Wastewater treatment as a source of energy, nutrients and water
S. Himmelstein | February 24, 2023
Wastewater treatment facilities can be viewed as widely unheralded sources of energy, nutrients and water resources. Methane emitted by sewage sludge can be captured and exploited to produce renewable natural gas (RNG) or generate renewable electricity on-site. Nitrogen and other nutrients can also be tapped and recycled as fertilizer, while the water itself can be treated and reused as fresh water.
Most treatment plants do not act on the potential for realizing these benefits, which could provide revenue to offset their own production costs and advance sustainability goals. Prospects for recovering these resources from the roughly 15,000 U.S. municipal wastewater plants were analyzed by U.S. Argonne National Laboratory researchers.

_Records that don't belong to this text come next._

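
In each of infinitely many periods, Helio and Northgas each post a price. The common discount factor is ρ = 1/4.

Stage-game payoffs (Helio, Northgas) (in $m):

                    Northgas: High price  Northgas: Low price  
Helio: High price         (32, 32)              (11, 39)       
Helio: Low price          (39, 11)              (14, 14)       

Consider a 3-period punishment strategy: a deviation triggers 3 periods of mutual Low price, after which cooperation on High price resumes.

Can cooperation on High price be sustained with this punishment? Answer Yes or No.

A one-shot deviation gives 39 now, then 14 for 3 periods, then back to 32.
Gain from deviating: (39−32) today; loss: (32−14) in each of the next 3 periods.
No-deviation condition: (32−14)(ρ+…+ρ^3) ≥ 39−32, i.e. ρ+…+ρ^3 ≥ 7/18.
At ρ = 1/4: ρ+…+ρ^3 = 0.3281 < 0.3889.
So cooperation is not sustainable.

No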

The assessment was based on a comprehensive data set of all wastewater treatment facilities in the U.S. to weigh the resource recovery potential for each. The likely contributions of three resource recovery technologies were explored: anaerobic digestion to convert methane in biogas to carbon dioxide, anaerobic digestion to produce RNG and hydrothermal liquefaction to yield renewable diesel.
Most wastewater resources are produced by large treatment plants processing more than 5 million gallons a day. These make up only 8% of total treatment plants but produce 77% of the total energy, water and nutrients in wastewater flow. The 10% of treatment facilities that use anaerobic digestion can exploit this existing technology to produce RNG or electricity.
More than 50% of U.S. counties could meet 75% or more of their irrigation demands using reclaimed wastewater. These counties are concentrated east of the Mississippi, where demand is lower. Nitrogen production via anaerobic digestion could exceed demand in the northeastern region, while hydrothermal liquefaction can be deployed to recover 60% to 90% of total phosphorus contained in wastewater influent.